I just want to make sure everyone knows that I'm good at what I do. I gave a presentation to our department about the new application our team has been working on. Before the presentation the department head presented me and my two coworkers with Silver Awards for the previous application we put together. A nice little recognition which comes with a monetary award of $350.

I then presented our new application designed for the use of many of the people in our department. An application which the software team has created 3 times previously over the last many years and which the department never really liked. This iteration was enthusiastically received by even the toughest critics in the group who, rather than detail why the application wasn't going to work for them, said they liked it and requested some very small features which I then implemented by the end of the day.

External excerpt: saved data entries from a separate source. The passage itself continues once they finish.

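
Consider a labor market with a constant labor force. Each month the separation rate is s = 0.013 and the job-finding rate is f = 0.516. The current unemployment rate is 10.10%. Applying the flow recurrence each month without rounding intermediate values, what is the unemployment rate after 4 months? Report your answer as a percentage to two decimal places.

Unemployment rate after four months ≈ 2.83%.

With a fixed labor force, u_{t+1} = u_t + s·(1−u_t) − f·u_t = u_t·(1−s−f) + s.
Here 1−s−f = 0.471 and s = 0.013.
u_1 = 0.101000 × 0.471 + 0.013 = 0.060571.
u_2 = 0.060571 × 0.471 + 0.013 = 0.041529.
u_3 = 0.041529 × 0.471 + 0.013 = 0.032560.
u_4 = 0.032560 × 0.471 + 0.013 = 0.028336.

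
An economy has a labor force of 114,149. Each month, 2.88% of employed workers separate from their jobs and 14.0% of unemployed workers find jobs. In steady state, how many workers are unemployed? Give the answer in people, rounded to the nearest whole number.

Steady-state unemployment rate u* = s/(s+f) = 2.88/(2.88+14.0) = 0.170616.
Unemployed = u* × labor force = 0.170616 × 114,149 ≈ 19,476.

About 19,476 are unemployed in steady state.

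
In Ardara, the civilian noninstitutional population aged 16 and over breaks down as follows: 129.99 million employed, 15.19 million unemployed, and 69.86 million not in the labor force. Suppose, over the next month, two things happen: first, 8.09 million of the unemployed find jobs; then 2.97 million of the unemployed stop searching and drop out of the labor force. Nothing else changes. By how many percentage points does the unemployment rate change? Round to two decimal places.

Initially, labor force = 129.99 + 15.19 = 145.18 million, so u = 15.19/145.18 = 10.46%.
After the first change, unemployed falls and employed rises by 8.09; labor force unchanged → E = 138.08, U = 7.10, labor force = 145.18 million.
After the second change, unemployed and labor force both fall by 2.97 → E = 138.08, U = 4.13, labor force = 142.21 million.
New unemployment rate = 4.13 / 142.21 = 2.90%.
Change = 2.90% − 10.46% = −7.56 percentage points.

The unemployment rate changes by −7.56 percentage points.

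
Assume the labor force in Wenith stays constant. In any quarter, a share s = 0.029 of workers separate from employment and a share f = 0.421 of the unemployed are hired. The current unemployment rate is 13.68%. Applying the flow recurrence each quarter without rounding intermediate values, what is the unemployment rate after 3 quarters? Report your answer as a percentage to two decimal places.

Unemployment rate after three quarters ≈ 7.65%.

With a fixed labor force, u_{t+1} = u_t + s·(1−u_t) − f·u_t = u_t·(1−s−f) + s.
Here 1−s−f = 0.550 and s = 0.029.
u_1 = 0.136800 × 0.550 + 0.029 = 0.104240.
u_2 = 0.104240 × 0.550 + 0.029 = 0.086332.
u_3 = 0.086332 × 0.550 + 0.029 = 0.076483.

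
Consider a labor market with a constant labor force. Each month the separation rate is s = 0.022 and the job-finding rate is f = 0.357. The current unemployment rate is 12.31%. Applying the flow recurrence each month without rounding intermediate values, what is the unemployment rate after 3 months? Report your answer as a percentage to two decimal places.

With a fixed labor force, u_{t+1} = u_t + s·(1−u_t) − f·u_t = u_t·(1−s−f) + s.
Here 1−s−f = 0.621 and s = 0.022.
u_1 = 0.123100 × 0.621 + 0.022 = 0.098445.
u_2 = 0.098445 × 0.621 + 0.022 = 0.083134.
u_3 = 0.083134 × 0.621 + 0.022 = 0.073626.

Unemployment rate after three months ≈ 7.36%.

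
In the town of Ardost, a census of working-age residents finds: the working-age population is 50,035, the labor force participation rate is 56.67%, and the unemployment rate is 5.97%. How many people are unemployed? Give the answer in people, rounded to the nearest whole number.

Labor force = 0.5667 × 50,035 = 28,355.
Unemployed = 0.0597 × 28,355 ≈ 1,693.

About 1,693 are unemployed.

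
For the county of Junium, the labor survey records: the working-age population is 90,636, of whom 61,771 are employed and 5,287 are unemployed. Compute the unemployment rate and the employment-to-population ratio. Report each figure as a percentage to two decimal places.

Labor force = employed + unemployed = 61,771 + 5,287 = 67,058.
Unemployment rate = 5,287 / 67,058 = 7.88%.
Employment-population ratio = 61,771 / 90,636 = 68.15%.

Unemployment rate ≈ 7.88%; employment-population ratio ≈ 68.15%.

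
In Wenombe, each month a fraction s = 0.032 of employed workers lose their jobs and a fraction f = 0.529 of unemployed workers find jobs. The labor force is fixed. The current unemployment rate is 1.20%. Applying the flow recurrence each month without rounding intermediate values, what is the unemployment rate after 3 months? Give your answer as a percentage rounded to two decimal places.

With a fixed labor force, u_{t+1} = u_t + s·(1−u_t) − f·u_t = u_t·(1−s−f) + s.
Here 1−s−f = 0.439 and s = 0.032.
u_1 = 0.012000 × 0.439 + 0.032 = 0.037268.
u_2 = 0.037268 × 0.439 + 0.032 = 0.048361.
u_3 = 0.048361 × 0.439 + 0.032 = 0.053230.

Unemployment rate after three months ≈ 5.32%.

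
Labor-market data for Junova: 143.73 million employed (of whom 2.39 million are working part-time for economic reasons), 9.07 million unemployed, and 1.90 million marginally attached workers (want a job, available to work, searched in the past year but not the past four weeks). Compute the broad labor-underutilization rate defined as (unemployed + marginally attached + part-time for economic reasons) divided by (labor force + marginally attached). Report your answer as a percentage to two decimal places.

Broad underutilization rate ≈ 8.64%.

Labor force = 143.73 + 9.07 = 152.80 million.
Numerator = 9.07 + 1.90 + 2.39 = 13.36 million.
Denominator = 152.80 + 1.90 = 154.70 million.
Broad rate = 13.36 / 154.70 = 8.64%.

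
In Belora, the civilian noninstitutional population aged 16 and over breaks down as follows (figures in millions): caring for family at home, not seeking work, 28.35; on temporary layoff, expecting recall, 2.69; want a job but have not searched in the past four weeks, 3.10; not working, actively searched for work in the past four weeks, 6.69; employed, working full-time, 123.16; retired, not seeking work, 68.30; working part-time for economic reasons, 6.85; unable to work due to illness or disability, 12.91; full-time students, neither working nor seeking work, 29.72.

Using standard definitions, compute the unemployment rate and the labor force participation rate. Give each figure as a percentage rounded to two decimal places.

Unemployment rate ≈ 6.73%; labor force participation rate ≈ 49.47%.

Employed = 123.16 + 6.85 = 130.01 million (anyone who worked, including part-time for economic reasons, counts as employed).
Unemployed = 2.69 + 6.69 = 9.38 million (jobless and actively searching, or on temporary layoff).
Labor force = 130.01 + 9.38 = 139.39 million.
Not in labor force = 28.35 + 3.10 + 68.30 + 12.91 + 29.72 = 142.38 million (those not working and not actively searching are outside the labor force — including those who want a job but have given up searching).
Civilian working-age population = 139.39 + 142.38 = 281.77 million.
Unemployment rate = 9.38 / 139.39 = 6.73%.
Labor force participation rate = 139.39 / 281.77 = 49.47%.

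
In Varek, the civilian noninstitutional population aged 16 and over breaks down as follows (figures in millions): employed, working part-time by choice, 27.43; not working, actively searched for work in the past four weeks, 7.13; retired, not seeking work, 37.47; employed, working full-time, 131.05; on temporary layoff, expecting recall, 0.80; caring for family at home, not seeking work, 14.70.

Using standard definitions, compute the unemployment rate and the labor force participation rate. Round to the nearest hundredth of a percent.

Employed = 27.43 + 131.05 = 158.48 million.
Unemployed = 7.13 + 0.80 = 7.93 million (jobless and actively searching, or on temporary layoff).
Labor force = 158.48 + 7.93 = 166.41 million.
Not in labor force = 37.47 + 14.70 = 52.17 million (those not working and not actively searching are outside the labor force).
Civilian working-age population = 166.41 + 52.17 = 218.58 million.
Unemployment rate = 7.93 / 166.41 = 4.77%.
Labor force participation rate = 166.41 / 218.58 = 76.13%.

Unemployment rate ≈ 4.77%; labor force participation rate ≈ 76.13%.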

The department head later let us know that he was very pleased with the presentation and excited for us to get to the next application.

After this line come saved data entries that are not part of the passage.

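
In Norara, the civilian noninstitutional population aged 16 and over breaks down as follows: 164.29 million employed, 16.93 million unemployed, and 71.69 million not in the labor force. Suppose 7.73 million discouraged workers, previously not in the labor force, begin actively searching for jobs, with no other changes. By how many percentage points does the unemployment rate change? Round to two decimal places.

The unemployment rate changes by +3.71 percentage points.

Initially, labor force = 164.29 + 16.93 = 181.22 million, so u = 16.93/181.22 = 9.34%.
After the change, unemployed and labor force both rise by 7.73 → E = 164.29, U = 24.66, labor force = 188.95 million.
New unemployment rate = 24.66 / 188.95 = 13.05%.
Change = 13.05% − 9.34% = +3.71 percentage points.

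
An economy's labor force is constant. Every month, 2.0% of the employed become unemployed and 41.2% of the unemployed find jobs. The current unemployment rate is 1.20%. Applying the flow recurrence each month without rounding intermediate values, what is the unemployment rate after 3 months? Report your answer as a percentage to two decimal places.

Unemployment rate after three months ≈ 4.00%.

With a fixed labor force, u_{t+1} = u_t + s·(1−u_t) − f·u_t = u_t·(1−s−f) + s.
Here 1−s−f = 0.568 and s = 0.020.
u_1 = 0.012000 × 0.568 + 0.020 = 0.026816.
u_2 = 0.026816 × 0.568 + 0.020 = 0.035231.
u_3 = 0.035231 × 0.568 + 0.020 = 0.040011.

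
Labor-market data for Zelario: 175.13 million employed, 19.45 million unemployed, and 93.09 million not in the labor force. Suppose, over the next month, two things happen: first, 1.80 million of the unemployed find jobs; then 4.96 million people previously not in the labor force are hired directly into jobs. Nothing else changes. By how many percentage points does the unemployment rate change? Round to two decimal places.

Initially, labor force = 175.13 + 19.45 = 194.58 million, so u = 19.45/194.58 = 10.00%.
After the first change, unemployed falls and employed rises by 1.80; labor force unchanged → E = 176.93, U = 17.65, labor force = 194.58 million.
After the second change, employed and labor force both rise by 4.96; unemployed unchanged → E = 181.89, U = 17.65, labor force = 199.54 million.
New unemployment rate = 17.65 / 199.54 = 8.85%.
Change = 8.85% − 10.00% = −1.15 percentage points.

The unemployment rate changes by −1.15 percentage points.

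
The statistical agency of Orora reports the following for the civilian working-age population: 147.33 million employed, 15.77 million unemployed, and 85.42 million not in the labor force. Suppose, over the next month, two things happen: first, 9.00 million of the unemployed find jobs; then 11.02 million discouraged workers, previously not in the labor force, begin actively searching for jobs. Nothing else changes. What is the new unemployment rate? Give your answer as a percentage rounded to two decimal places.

New unemployment rate ≈ 10.22%.

Initially, labor force = 147.33 + 15.77 = 163.10 million, so u = 15.77/163.10 = 9.67%.
After the first change, unemployed falls and employed rises by 9.00; labor force unchanged → E = 156.33, U = 6.77, labor force = 163.10 million.
After the second change, unemployed and labor force both rise by 11.02 → E = 156.33, U = 17.79, labor force = 174.12 million.
New unemployment rate = 17.79 / 174.12 = 10.22%.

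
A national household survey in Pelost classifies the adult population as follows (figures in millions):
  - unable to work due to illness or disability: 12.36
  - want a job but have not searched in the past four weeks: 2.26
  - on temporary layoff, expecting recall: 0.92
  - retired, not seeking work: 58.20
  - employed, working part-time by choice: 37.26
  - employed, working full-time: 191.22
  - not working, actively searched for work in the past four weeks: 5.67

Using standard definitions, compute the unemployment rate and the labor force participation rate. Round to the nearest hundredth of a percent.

Employed = 37.26 + 191.22 = 228.48 million.
Unemployed = 0.92 + 5.67 = 6.59 million (jobless and actively searching, or on temporary layoff).
Labor force = 228.48 + 6.59 = 235.07 million.
Not in labor force = 12.36 + 2.26 + 58.20 = 72.82 million (those not working and not actively searching are outside the labor force — including those who want a job but have given up searching).
Civilian working-age population = 235.07 + 72.82 = 307.89 million.
Unemployment rate = 6.59 / 235.07 = 2.80%.
Labor force participation rate = 235.07 / 307.89 = 76.35%.

Unemployment rate ≈ 2.80%; labor force participation rate ≈ 76.35%.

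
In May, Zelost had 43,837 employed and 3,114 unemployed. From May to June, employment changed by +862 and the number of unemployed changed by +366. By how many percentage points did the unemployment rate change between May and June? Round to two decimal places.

May: labor force = 43,837 + 3,114 = 46,951; u = 3,114/46,951 = 6.63%.
June: labor force = 44,699 + 3,480 = 48,179; u = 3,480/48,179 = 7.22%.
Change = 7.22% − 6.63% = +0.59 pp.

The unemployment rate changed by +0.59 percentage points.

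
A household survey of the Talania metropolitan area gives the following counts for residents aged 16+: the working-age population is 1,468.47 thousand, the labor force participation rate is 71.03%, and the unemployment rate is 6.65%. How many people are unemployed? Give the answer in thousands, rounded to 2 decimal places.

About 69.36 thousand are unemployed.

Labor force = 0.7103 × 1,468.47 = 1,043.05 thousand.
Unemployed = 0.0665 × 1,043.05 ≈ 69.36 thousand.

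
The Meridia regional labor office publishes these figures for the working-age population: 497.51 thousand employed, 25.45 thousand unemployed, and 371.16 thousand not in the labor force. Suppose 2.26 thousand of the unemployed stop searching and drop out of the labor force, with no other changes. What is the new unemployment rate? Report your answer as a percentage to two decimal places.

Initially, labor force = 497.51 + 25.45 = 522.96 thousand, so u = 25.45/522.96 = 4.87%.
After the change, unemployed and labor force both fall by 2.26 → E = 497.51, U = 23.19, labor force = 520.70 thousand.
New unemployment rate = 23.19 / 520.70 = 4.45%.

New unemployment rate ≈ 4.45%.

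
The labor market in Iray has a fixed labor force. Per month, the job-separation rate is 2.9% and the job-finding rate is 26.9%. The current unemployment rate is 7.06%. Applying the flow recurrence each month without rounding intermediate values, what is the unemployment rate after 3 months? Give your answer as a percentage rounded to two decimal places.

With a fixed labor force, u_{t+1} = u_t + s·(1−u_t) − f·u_t = u_t·(1−s−f) + s.
Here 1−s−f = 0.702 and s = 0.029.
u_1 = 0.070600 × 0.702 + 0.029 = 0.078561.
u_2 = 0.078561 × 0.702 + 0.029 = 0.084150.
u_3 = 0.084150 × 0.702 + 0.029 = 0.088073.

Unemployment rate after three months ≈ 8.81%.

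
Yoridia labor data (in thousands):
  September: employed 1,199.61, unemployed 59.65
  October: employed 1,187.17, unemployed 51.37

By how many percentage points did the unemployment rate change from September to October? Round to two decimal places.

September: labor force = 1,199.61 + 59.65 = 1,259.26; u = 59.65/1,259.26 = 4.74%.
October: labor force = 1,187.17 + 51.37 = 1,238.54; u = 51.37/1,238.54 = 4.15%.
Change = 4.15% − 4.74% = −0.59 pp.

The unemployment rate changed by −0.59 percentage points.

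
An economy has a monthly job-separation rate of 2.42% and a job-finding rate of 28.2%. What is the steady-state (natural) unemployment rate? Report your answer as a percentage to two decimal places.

At steady state the flows balance: s·E = f·U, so U/(E+U) = s/(s+f).
u* = 2.42 / (2.42 + 28.2) = 2.42 / 30.62 = 7.90%.

Steady-state unemployment rate ≈ 7.90%.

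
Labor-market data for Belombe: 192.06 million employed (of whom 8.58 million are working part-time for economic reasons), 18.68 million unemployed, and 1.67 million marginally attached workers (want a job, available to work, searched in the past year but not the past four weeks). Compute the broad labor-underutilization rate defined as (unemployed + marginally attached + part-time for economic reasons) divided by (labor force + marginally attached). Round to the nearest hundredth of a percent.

Labor force = 192.06 + 18.68 = 210.74 million.
Numerator = 18.68 + 1.67 + 8.58 = 28.93 million.
Denominator = 210.74 + 1.67 = 212.41 million.
Broad rate = 28.93 / 212.41 = 13.62%.

Broad underutilization rate ≈ 13.62%.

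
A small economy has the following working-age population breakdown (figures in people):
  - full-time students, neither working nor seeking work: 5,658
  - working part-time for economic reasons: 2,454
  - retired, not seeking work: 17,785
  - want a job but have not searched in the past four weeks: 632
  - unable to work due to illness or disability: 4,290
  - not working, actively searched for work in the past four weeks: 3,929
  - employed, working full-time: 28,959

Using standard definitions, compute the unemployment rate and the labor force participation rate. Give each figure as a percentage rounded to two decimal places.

Employed = 2,454 + 28,959 = 31,413 (anyone who worked, including part-time for economic reasons, counts as employed).
Unemployed = 3,929.
Labor force = 31,413 + 3,929 = 35,342.
Not in labor force = 5,658 + 17,785 + 632 + 4,290 = 28,365 (those not working and not actively searching are outside the labor force — including those who want a job but have given up searching).
Civilian working-age population = 35,342 + 28,365 = 63,707.
Unemployment rate = 3,929 / 35,342 = 11.12%.
Labor force participation rate = 35,342 / 63,707 = 55.48%.

Unemployment rate ≈ 11.12%; labor force participation rate ≈ 55.48%.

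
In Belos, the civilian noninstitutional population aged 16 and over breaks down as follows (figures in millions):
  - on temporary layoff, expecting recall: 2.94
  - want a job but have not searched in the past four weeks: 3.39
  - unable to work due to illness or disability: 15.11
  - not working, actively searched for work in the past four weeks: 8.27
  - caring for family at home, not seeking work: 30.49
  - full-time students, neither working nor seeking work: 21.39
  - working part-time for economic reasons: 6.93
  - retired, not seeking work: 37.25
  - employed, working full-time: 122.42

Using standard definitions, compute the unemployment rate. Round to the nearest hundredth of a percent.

Unemployment rate ≈ 7.98%.

Employed = 6.93 + 122.42 = 129.35 million (anyone who worked, including part-time for economic reasons, counts as employed).
Unemployed = 2.94 + 8.27 = 11.21 million (jobless and actively searching, or on temporary layoff).
Labor force = 129.35 + 11.21 = 140.56 million.
Unemployment rate = 11.21 / 140.56 = 7.98%.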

I feel pretty good. I researched and selected the Grails framework which we're now using to make our small team of 3 (now 4 and soon to be 5) incredibly more productive. I designed and wrote the previous application and drove many of the choices which resulted in the positive reaction to the new application.

I'm really enjoying my job. My work is almost entirely autonomous. So I get to decide how I'm going to do things, solve interesting problems, recommend changes to critical design issues and create good, solid code. My boss is great and my coworkers are excellent as well.

Because of the nature of the job, I didn't have a whole lot of information when I decided to accept the offer back in April 2009. I'm really glad I took the job at LLNL over the other offer I had. I don't think I'd be nearly this autonomous or happy at the other company.

The only frustrating part that I deal with regularly (aside from personal email not being available at work, though they are running a pilot program to remove that block) is that I can't write interesting blog posts about what I'm doing. (The other offer I had would have had the same restriction.) But the work is interesting and the impact is larger than I usually get to know. It's not unusual to have my boss say something like "Someone was using that new application and they really liked it, but we can't talk about what they were doing in this building." And since I pretty much never go to the buildings where we could talk about it I end up not knowing. But applications that I wrote are being used on an international scale to help keep people safe. And that's pretty cool.